Cuba, deux ou trois choses à propos de l'ïle du "lézard vert" (8/47). Au temps de la bourgeoisie triomphante.
Style néo-classique, le Capitole, et le style néo-baroque, le Grand Théâtre
Au-delà de la calle Zulueta s'étendent les quartiers construits à la fin du XIXe siècle, à l’emplacement des anciens remparts, avec deux monuments majeurs, voisins bien que parfaitement antinomiques dans leurs architectures : le Capitole et le Grand Théâtre.
Le Capitole (1910 / 1929) est une réplique, en plus petit quand même, de celui de Washington (1851 / 1860). Rien de très original, car celui-ci est une copie du Panthéon (1764 / 1790) lequel s’est manifestement inspiré de la cathédrale Saint Paul de Londres (1675 / 1710) ! Bref, le tout en style néo-classique monumental : lignes droites, avant corps central surmonté d’un fronton triangulaire, seuls le tambour et la coupole sont de forme circulaire, mais sans aucune fioriture, ornement ou parure.

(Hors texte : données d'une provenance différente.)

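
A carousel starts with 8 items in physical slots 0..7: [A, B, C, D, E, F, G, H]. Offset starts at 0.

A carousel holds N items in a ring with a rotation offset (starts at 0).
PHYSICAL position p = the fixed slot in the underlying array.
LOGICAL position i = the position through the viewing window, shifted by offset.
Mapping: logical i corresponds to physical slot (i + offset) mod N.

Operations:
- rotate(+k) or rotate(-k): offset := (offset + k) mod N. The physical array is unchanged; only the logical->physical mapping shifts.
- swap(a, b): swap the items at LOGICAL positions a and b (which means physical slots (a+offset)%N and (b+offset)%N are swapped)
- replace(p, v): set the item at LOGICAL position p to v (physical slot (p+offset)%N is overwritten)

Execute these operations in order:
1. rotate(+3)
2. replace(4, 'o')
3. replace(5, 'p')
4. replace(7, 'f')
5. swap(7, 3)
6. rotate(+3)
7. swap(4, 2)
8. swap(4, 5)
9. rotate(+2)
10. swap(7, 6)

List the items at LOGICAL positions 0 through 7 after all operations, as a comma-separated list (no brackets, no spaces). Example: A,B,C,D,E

After op 1 (rotate(+3)): offset=3, physical=[A,B,C,D,E,F,G,H], logical=[D,E,F,G,H,A,B,C]
After op 2 (replace(4, 'o')): offset=3, physical=[A,B,C,D,E,F,G,o], logical=[D,E,F,G,o,A,B,C]
After op 3 (replace(5, 'p')): offset=3, physical=[p,B,C,D,E,F,G,o], logical=[D,E,F,G,o,p,B,C]
After op 4 (replace(7, 'f')): offset=3, physical=[p,B,f,D,E,F,G,o], logical=[D,E,F,G,o,p,B,f]
After op 5 (swap(7, 3)): offset=3, physical=[p,B,G,D,E,F,f,o], logical=[D,E,F,f,o,p,B,G]
After op 6 (rotate(+3)): offset=6, physical=[p,B,G,D,E,F,f,o], logical=[f,o,p,B,G,D,E,F]
After op 7 (swap(4, 2)): offset=6, physical=[G,B,p,D,E,F,f,o], logical=[f,o,G,B,p,D,E,F]
After op 8 (swap(4, 5)): offset=6, physical=[G,B,D,p,E,F,f,o], logical=[f,o,G,B,D,p,E,F]
After op 9 (rotate(+2)): offset=0, physical=[G,B,D,p,E,F,f,o], logical=[G,B,D,p,E,F,f,o]
After op 10 (swap(7, 6)): offset=0, physical=[G,B,D,p,E,F,o,f], logical=[G,B,D,p,E,F,o,f]

Answer: G,B,D,p,E,F,o,f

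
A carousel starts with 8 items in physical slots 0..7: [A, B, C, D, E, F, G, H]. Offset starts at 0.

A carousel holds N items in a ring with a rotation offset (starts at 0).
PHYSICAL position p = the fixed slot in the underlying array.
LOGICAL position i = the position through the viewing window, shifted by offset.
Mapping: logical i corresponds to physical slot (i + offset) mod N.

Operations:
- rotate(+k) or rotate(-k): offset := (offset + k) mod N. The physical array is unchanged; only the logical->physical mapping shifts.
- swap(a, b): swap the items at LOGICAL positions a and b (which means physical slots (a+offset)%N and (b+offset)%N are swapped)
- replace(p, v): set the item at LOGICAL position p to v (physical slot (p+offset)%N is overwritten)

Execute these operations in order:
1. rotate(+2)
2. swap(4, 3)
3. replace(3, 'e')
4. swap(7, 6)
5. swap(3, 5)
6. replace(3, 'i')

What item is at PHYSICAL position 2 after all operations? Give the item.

After op 1 (rotate(+2)): offset=2, physical=[A,B,C,D,E,F,G,H], logical=[C,D,E,F,G,H,A,B]
After op 2 (swap(4, 3)): offset=2, physical=[A,B,C,D,E,G,F,H], logical=[C,D,E,G,F,H,A,B]
After op 3 (replace(3, 'e')): offset=2, physical=[A,B,C,D,E,e,F,H], logical=[C,D,E,e,F,H,A,B]
After op 4 (swap(7, 6)): offset=2, physical=[B,A,C,D,E,e,F,H], logical=[C,D,E,e,F,H,B,A]
After op 5 (swap(3, 5)): offset=2, physical=[B,A,C,D,E,H,F,e], logical=[C,D,E,H,F,e,B,A]
After op 6 (replace(3, 'i')): offset=2, physical=[B,A,C,D,E,i,F,e], logical=[C,D,E,i,F,e,B,A]

Answer: C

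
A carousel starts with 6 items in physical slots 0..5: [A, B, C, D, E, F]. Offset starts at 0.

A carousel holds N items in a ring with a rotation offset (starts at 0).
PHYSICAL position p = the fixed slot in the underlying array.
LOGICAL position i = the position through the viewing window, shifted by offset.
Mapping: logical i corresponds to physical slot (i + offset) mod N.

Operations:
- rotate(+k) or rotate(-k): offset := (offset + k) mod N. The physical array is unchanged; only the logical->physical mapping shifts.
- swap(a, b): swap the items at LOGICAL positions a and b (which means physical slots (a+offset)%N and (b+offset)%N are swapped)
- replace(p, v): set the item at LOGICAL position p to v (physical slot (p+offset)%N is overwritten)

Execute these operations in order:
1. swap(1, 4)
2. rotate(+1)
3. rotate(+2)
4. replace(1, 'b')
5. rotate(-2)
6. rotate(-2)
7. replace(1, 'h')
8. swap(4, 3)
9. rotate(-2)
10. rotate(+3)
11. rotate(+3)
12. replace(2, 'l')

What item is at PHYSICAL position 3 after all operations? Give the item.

After op 1 (swap(1, 4)): offset=0, physical=[A,E,C,D,B,F], logical=[A,E,C,D,B,F]
After op 2 (rotate(+1)): offset=1, physical=[A,E,C,D,B,F], logical=[E,C,D,B,F,A]
After op 3 (rotate(+2)): offset=3, physical=[A,E,C,D,B,F], logical=[D,B,F,A,E,C]
After op 4 (replace(1, 'b')): offset=3, physical=[A,E,C,D,b,F], logical=[D,b,F,A,E,C]
After op 5 (rotate(-2)): offset=1, physical=[A,E,C,D,b,F], logical=[E,C,D,b,F,A]
After op 6 (rotate(-2)): offset=5, physical=[A,E,C,D,b,F], logical=[F,A,E,C,D,b]
After op 7 (replace(1, 'h')): offset=5, physical=[h,E,C,D,b,F], logical=[F,h,E,C,D,b]
After op 8 (swap(4, 3)): offset=5, physical=[h,E,D,C,b,F], logical=[F,h,E,D,C,b]
After op 9 (rotate(-2)): offset=3, physical=[h,E,D,C,b,F], logical=[C,b,F,h,E,D]
After op 10 (rotate(+3)): offset=0, physical=[h,E,D,C,b,F], logical=[h,E,D,C,b,F]
After op 11 (rotate(+3)): offset=3, physical=[h,E,D,C,b,F], logical=[C,b,F,h,E,D]
After op 12 (replace(2, 'l')): offset=3, physical=[h,E,D,C,b,l], logical=[C,b,l,h,E,D]

Answer: C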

C’est tout le contraire au Grand Théâtre (1906 / 1915) construit par un architecte belge, Paul Belau, à la demande de la communauté galicienne. De style néo baroque, le bâtiment donne lieu à toutes les surcharges possibles : arcades séparées de pilastres géminés lesquels sont surmontés de demi-colonnes géminées colossales, puis enfin de pinacles massifs. Ajoutez à cela un immense balcon en façade, une corniche à ressaut épaisse et tarabiscotée, des balcons semi-circulaires à colonnettes, des tourelles aux angles. J’en passe.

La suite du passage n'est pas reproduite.